L’ex infermiera di Lugo Daniela Poggiali è stata assolta e scarcerata dalla Corte d’Appello di Bologna, ecco le motivazioni della sentenza

A quasi due mesi dall’assoluzione dell’ex infermiera di Lugo Daniela Poggiali vengono rese note le motivazioni della sentenza della Corte di Appello di Bologna.
Il giudice estensore Piero Messini D’Agostini (presidente della Corte era il collega Alberto Pederiali) ha depositato 70 pagine. Il giudice ha inquadrato la decisione presa a Bologna alla luce dei risultati della perizia medico-legale disposta proprio in appello sulla base dei motivi aggiunti portati dal nuovo difensore dell’imputata, l’avvocato Lorenzo Valgimigli.
La 44enne ex infermiera dell’ospedale Umberto I di Lugo, nel ravennate, era stata condannata in primo grado all’ergastolo per l’omicidio di una sua paziente, la 78enne Rosa Calderoni morta l’8 aprile 2014 a poche ore dal ricovero.
“È una sentenza molto perentoria”, dichiara all’Adnkronos l’avvocato Valgimigli.
“Se qualcuno poteva pensare, prima di leggere le motivazioni, che i giudici della Corte d’Appello avessero prosciolto Daniela Poggiali per un dubbio ragionevole, si sbagliava, perché si è ottenuta la certezza dell’innocenza”, continua il legale.

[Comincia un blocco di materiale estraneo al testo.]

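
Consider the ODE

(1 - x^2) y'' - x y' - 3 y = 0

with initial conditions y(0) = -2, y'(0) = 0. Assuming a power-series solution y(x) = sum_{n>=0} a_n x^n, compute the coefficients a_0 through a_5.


Ansatz: y(x) = sum_{n>=0} a_n x^n, so y'(x) = sum_{n>=1} n a_n x^(n-1) and y''(x) = sum_{n>=2} n(n-1) a_n x^(n-2).
Substitute into P(x) y'' + Q(x) y' + R(x) y = 0 with P(x) = 1 - x^2, Q(x) = -x, R(x) = -3, and match powers of x.
Initial conditions: a_0 = -2, a_1 = 0.
Setting the coefficient of each power of x to zero and solving order by order (substituting the coefficients already found):
  x^0: 2 a_2 - 3 a_0 = 0  ->  2 a_2 = 3 a_0 = -6  ->  a_2 = -3
  x^1: 6 a_3 - 4 a_1 = 0  ->  6 a_3 = 4 a_1 = 0  ->  a_3 = 0
  x^2: 12 a_4 - 7 a_2 = 0  ->  12 a_4 = 7 a_2 = -21  ->  a_4 = -7/4
  x^3: 20 a_5 - 12 a_3 = 0  ->  20 a_5 = 12 a_3 = 0  ->  a_5 = 0
Truncated series: y(x) = -2 - 3 x^2 - (7/4) x^4 + O(x^6).

a_0 = -2; a_1 = 0; a_2 = -3; a_3 = 0; a_4 = -7/4; a_5 = 0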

Le motivazioni della sentenza

Nelle motivazioni della sentenza che assolve l’ex infermiera di Lugo si fa riferimento ai tempi della morte della paziente,  che “non sono compatibili con quelli da somministrazione di una dose letale di potassio, che l’avrebbe uccisa molto più rapidamente”.
Secondo i giudici, inoltre, la causa del decesso “può essere inquadrata in un fenomeno naturale, vedi verosimile scompenso glicemico”.
 
Per quanto riguarda le statistiche sui decessi in corsia,  il giudice ha riportato una relazione dell’Ausl datata aprile 2014.
“Nei primi tre mesi degli anni 2102, 2013 e 2014”, si legge, “non emersero significative differenze in termini di mortalità fra un reparto e l’altro”.
Nelle motivazioni sono state fortemente criticate anche le “indagini fai da te del personale ospedaliero”. Tra queste, il recupero tra i rifiuti il deflussore che è sempre stato attribuito alla defunta paziente. Al suo interno era stata isolata una forte concentrazione di potassio.
Anche l’eventuale depistaggio tra campioni di sangue è stato scartato come possibilità logica, sia alla luce della relazione peritale che delle capacità infermieristiche della Poggiali.
Quest’ultima “era certamente una persona per certi versi disturbata, capace di condotte riprovevoli, e di mentire, ma nel contempo scaltra e pronta”.
Ovvero per depistare avrebbe potuto compiere un’operazione “ben più semplice di quella ipotizzata dai magistrati di primo grado” come “far uscire il liquido dal deflussore”.

Critiche al consulente dell’accusa

Da ultimo è stato vagliato il metodo utilizzato dal professor Tagliaro, consulente dell’accusa, per determinare la concentrazione di potassio dall’umor vitreo della paziente prelevato dai bulbi oculari a 56 ore dal decesso. Un metodo per il quale “non esiste consenso adeguato all’interno della comunità scientifica”.
Anzi, “un metodo sconosciuto alla medicina forense, che non risulta essere mai stato utilizzato in altro processo”.